Oslo, Norway

While my ancestors are from all over, I most strongly identify with my Norwegian heritage, as my paternal great-grandfather immigrated to America when he was a little boy. I remember my Grandma always wore traditional Norwegian dress at Christmas, so it was cool to come to the homeland and see some of those same outfits. Norway is also home to some of the funniest advertisements and lots of trolls. After being here for a few days, it is pretty clear where the makers of Frozen found their inspiration. While it didn’t snow while we were here (thank goodness), it was pretty rainy and gray the entire time. We still got out and made the most of it, but it also gave us a chance to play more cards.

The first thing we did in Oslo was go to the National Gallery, partly because it was raining and partly because it was free on Thursdays :). The gallery gave a nice summary of Norwegian painters throughout history, and we even stumbled upon a painting I knew — The Scream! That was a cool surprise.

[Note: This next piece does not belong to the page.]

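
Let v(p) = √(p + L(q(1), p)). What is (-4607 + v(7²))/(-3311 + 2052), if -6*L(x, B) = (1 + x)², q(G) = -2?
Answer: 4607/1259 - √1758/7554 ≈ 3.6537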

Our last day here we made our way to the Multi-Cultural Museum. The exhibits highlighted the Roma population in Norway, the refugee camps in Lebanon, and the many activists working in Norway to protect human rights of different groups and bring about social change. It was a very interesting and thought-provoking museum. Besides the museums, we also visited the botanical gardens and the Oslo Opera House. The Oslo Opera House is right on the harbor and is designed so you can walk right from the sidewalk, up the slanting roofs, to the very top! Oslo is full of very unique architecture.

After climbing the opera house, we went to one of Oslo’s fjords — an island carved out by glaciers. Though not as famous as the fjords in northern Norway, we still enjoyed wondering through the wooded center and climbing on the rocks along the shore. It was a nice relaxing afternoon listening to the ocean lap against the stone beaches. Also just outside the city is a very popular park called Sculpture Park. I bet you can guess why. As we walked through, we enjoyed the only sunshine we had on this leg of the journey, which made for some pretty great pictures. All of the sculptures are of people, and most of them are pretty dynamic. Here are just a few of the ones I liked. The baby throwing a tantrum is pretty famous — its on the cover of all the books in the gift shops — but I am not really sure why.

For me, the highlight of Oslo was going to the ski jump complex. We walked 4.5 miles each way (transportation is really expensive here and we had time to kill) to get to the mountain. We first came across the practice jumps, where you can see how skiers progress to the insane feat of professional ski jumping. There were 5 jumps in total ranging from a little one that would only put you in the air for a second or two to the full size. As we continued up the mountain we saw the main ski jump used in the 2011 World Championships. It was also the sight of the Olympic jump back in the 50s, but the jump itself has been redesigned since then. Before exploring the jump, we had lunch sitting in the stands of the biathlon arena and walked around the shooting range a bit. We toured the ski museum, which highlighted the origins of skiing for the hunt, defense, and eventually sport, and showcased some famous Norwegian ski treks, such as being the first people to reach the South Pole or travel across Greenland. At the end of the museum, we took the elevator to the top of the jump and took in the views of the surrounding mountains and the coastline of Oslo. Looking down the jump, you can’t even see where the skiers land. It must take nerves of steel to stand up from that seat and go shooting down the slide. I think I will stick to just regular downhill skiing.

With another destination complete, we are looking forward to meeting up with some friends and enjoying the beautiful weather in Amsterdam over the next few days. Then Matt and I will split with him going to Israel for Birthright and me continuing the Euro-tour in Germany. How am I only 16 days from WI?